One given was that X-Men would be composed in 2.35:1 widescreen. While Sigel and Singer had shot both The Usual Suspects and Apt Pupil in Super 35, they chose Panavision anamorphic for their latest effort, primarily relying on close-focus Primo lenses. This choice impacted a recurring camera technique that the two filmmakers had heavily relied upon in those previous pictures. "On The Usual Suspects, Bryan and I developed a way of shooting dialogue scenes with a combination of slow, creeping zooms and dolly moves that ended in tight close-ups," Sigel says, explaining that this strategy added subtle energy to scenes despite cramped practical locations and short shooting schedules. "Bryan fell in love with that technique, and we used it often on Apt Pupil.
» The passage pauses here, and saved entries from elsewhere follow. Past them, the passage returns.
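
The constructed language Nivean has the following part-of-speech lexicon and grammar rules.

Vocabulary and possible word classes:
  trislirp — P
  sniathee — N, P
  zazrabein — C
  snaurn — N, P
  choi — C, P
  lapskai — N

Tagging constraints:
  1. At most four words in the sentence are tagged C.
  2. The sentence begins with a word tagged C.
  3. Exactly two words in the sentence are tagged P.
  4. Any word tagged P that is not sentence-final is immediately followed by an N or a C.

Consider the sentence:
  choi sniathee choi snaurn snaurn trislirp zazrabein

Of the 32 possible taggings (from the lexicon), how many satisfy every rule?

3

Candidates per position — 1:choi {C,P}; 2:sniathee {N,P}; 3:choi {C,P}; 4:snaurn {N,P}; 5:snaurn {N,P}; 6:trislirp {P}; 7:zazrabein {C}.
There are 32 candidate sequences in total.
The sequences that satisfy every rule: C N C P N P C; C N P N N P C; C P C N N P C.
Count = 3.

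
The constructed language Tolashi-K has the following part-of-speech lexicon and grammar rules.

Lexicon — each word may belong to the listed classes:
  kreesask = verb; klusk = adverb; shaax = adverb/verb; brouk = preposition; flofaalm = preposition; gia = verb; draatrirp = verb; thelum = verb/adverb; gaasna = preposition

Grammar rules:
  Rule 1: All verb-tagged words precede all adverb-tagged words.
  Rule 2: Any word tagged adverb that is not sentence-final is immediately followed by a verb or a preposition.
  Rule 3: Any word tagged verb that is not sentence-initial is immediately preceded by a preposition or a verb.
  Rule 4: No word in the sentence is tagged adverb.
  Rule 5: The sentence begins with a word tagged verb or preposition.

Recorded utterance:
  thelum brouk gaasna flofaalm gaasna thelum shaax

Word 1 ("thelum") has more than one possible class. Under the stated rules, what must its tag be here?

verb

Candidates per position — 1:thelum {verb,adverb}; 2:brouk {preposition}; 3:gaasna {preposition}; 4:flofaalm {preposition}; 5:gaasna {preposition}; 6:thelum {verb,adverb}; 7:shaax {adverb,verb}.
If word 1 were adverb, no tagging could satisfy rule 4; so word 1 is verb.
If word 6 were adverb, no tagging could satisfy rule 4; so word 6 is verb.
If word 7 were adverb, no tagging could satisfy rule 4; so word 7 is verb.
That leaves exactly one tagging: verb preposition preposition preposition preposition verb verb.
Checking: rule 1 holds; rule 2 holds; rule 3 holds; rule 4 holds; rule 5 holds.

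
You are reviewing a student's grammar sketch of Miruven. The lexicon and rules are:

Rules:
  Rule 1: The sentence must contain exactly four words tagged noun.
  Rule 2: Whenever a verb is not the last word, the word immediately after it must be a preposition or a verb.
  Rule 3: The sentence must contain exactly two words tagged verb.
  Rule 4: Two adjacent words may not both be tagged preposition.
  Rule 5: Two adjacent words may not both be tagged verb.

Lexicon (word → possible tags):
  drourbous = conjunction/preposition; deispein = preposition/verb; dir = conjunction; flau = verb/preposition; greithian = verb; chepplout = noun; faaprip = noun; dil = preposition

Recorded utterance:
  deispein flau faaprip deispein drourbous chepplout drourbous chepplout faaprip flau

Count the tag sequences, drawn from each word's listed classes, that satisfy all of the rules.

4

Candidates per position — 1:deispein {preposition,verb}; 2:flau {verb,preposition}; 3:faaprip {noun}; 4:deispein {preposition,verb}; 5:drourbous {conjunction,preposition}; 6:chepplout {noun}; 7:drourbous {conjunction,preposition}; 8:chepplout {noun}; 9:faaprip {noun}; 10:flau {verb,preposition}.
There are 64 candidate sequences in total.
The sequences that satisfy every rule: verb preposition noun preposition conjunction noun conjunction noun noun verb; verb preposition noun preposition conjunction noun preposition noun noun verb; verb preposition noun verb preposition noun conjunction noun noun preposition; verb preposition noun verb preposition noun preposition noun noun preposition.
Count = 4.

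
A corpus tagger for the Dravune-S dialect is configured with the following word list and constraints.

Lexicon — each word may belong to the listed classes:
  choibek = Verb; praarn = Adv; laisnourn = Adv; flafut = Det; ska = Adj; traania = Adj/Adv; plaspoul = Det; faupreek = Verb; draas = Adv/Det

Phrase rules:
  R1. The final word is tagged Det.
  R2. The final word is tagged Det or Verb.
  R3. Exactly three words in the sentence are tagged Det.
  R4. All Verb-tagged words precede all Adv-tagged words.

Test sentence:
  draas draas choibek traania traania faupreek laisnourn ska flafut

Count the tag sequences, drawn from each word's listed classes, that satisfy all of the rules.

Candidates per position — 1:draas {Adv,Det}; 2:draas {Adv,Det}; 3:choibek {Verb}; 4:traania {Adj,Adv}; 5:traania {Adj,Adv}; 6:faupreek {Verb}; 7:laisnourn {Adv}; 8:ska {Adj}; 9:flafut {Det}.
There are 16 candidate sequences in total.
The sequences that satisfy every rule: Det Det Verb Adj Adj Verb Adv Adj Det.
Count = 1.

1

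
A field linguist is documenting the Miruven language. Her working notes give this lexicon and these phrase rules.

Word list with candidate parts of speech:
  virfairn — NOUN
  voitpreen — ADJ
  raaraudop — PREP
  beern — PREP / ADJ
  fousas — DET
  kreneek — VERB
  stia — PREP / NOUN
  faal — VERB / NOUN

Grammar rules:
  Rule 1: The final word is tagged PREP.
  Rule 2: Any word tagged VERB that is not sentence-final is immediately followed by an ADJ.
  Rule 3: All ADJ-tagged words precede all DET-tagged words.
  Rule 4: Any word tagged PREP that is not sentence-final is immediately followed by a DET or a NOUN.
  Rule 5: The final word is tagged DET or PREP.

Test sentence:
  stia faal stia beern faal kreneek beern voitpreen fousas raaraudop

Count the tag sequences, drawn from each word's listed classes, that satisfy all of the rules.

Candidates per position — 1:stia {PREP,NOUN}; 2:faal {VERB,NOUN}; 3:stia {PREP,NOUN}; 4:beern {PREP,ADJ}; 5:faal {VERB,NOUN}; 6:kreneek {VERB}; 7:beern {PREP,ADJ}; 8:voitpreen {ADJ}; 9:fousas {DET}; 10:raaraudop {PREP}.
There are 64 candidate sequences in total.
The sequences that satisfy every rule: PREP NOUN NOUN PREP NOUN VERB ADJ ADJ DET PREP; PREP NOUN NOUN ADJ NOUN VERB ADJ ADJ DET PREP; NOUN NOUN NOUN PREP NOUN VERB ADJ ADJ DET PREP; NOUN NOUN NOUN ADJ NOUN VERB ADJ ADJ DET PREP.
Count = 4.

4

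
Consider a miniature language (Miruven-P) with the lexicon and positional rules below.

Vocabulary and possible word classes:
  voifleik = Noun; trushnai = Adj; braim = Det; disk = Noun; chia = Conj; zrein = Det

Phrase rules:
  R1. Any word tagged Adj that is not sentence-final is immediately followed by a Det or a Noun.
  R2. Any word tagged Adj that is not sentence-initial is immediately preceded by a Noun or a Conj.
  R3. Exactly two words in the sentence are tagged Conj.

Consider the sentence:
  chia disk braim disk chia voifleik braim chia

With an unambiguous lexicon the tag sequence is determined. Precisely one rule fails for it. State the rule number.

Fixed tagging: Conj Noun Det Noun Conj Noun Det Conj.
Rule check: R1 holds, R2 holds, R3 violated.
Only rule 3 fails.

3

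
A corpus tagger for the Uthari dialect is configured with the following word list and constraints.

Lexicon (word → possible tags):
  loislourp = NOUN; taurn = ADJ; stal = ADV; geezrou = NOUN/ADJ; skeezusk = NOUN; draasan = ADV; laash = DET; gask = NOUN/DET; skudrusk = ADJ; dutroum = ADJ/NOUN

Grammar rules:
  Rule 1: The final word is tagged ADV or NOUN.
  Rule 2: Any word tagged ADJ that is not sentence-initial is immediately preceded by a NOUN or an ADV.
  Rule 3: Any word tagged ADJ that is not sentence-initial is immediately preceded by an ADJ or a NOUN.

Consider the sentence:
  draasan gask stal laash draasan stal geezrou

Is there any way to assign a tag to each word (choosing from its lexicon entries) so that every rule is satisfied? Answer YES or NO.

Candidates per position — 1:draasan {ADV}; 2:gask {NOUN,DET}; 3:stal {ADV}; 4:laash {DET}; 5:draasan {ADV}; 6:stal {ADV}; 7:geezrou {NOUN,ADJ}.
One satisfying assignment: ADV DET ADV DET ADV ADV NOUN.
Check: rule 1 holds; rule 2 holds; rule 3 holds.

YES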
But on X-Men, we had great sets that we wanted to show off, and I explained that I’d prefer to shoot in anamorphic however, it also that meant he’d have to give up the zooming. He agreed to that in part because he wanted to give this film a bigger presence and scope, but it wasn’t always easy to get him away from that technique once we started shooting."

The film’s visual-effects requirements also had a major impact on its overall look. Sigel notes, "We were trying to create things that are close to impossible, so I really had three primary collaborators on the look: Bryan, because everything started and stopped with him; our visual-effects supervisor, Mike Fink [see additional story on page 94], and production designer John Myhre. We went through every scene and shot, discussing where my work ended and Mike’s began, how our two worlds would interface, what John would build and what the computer would create.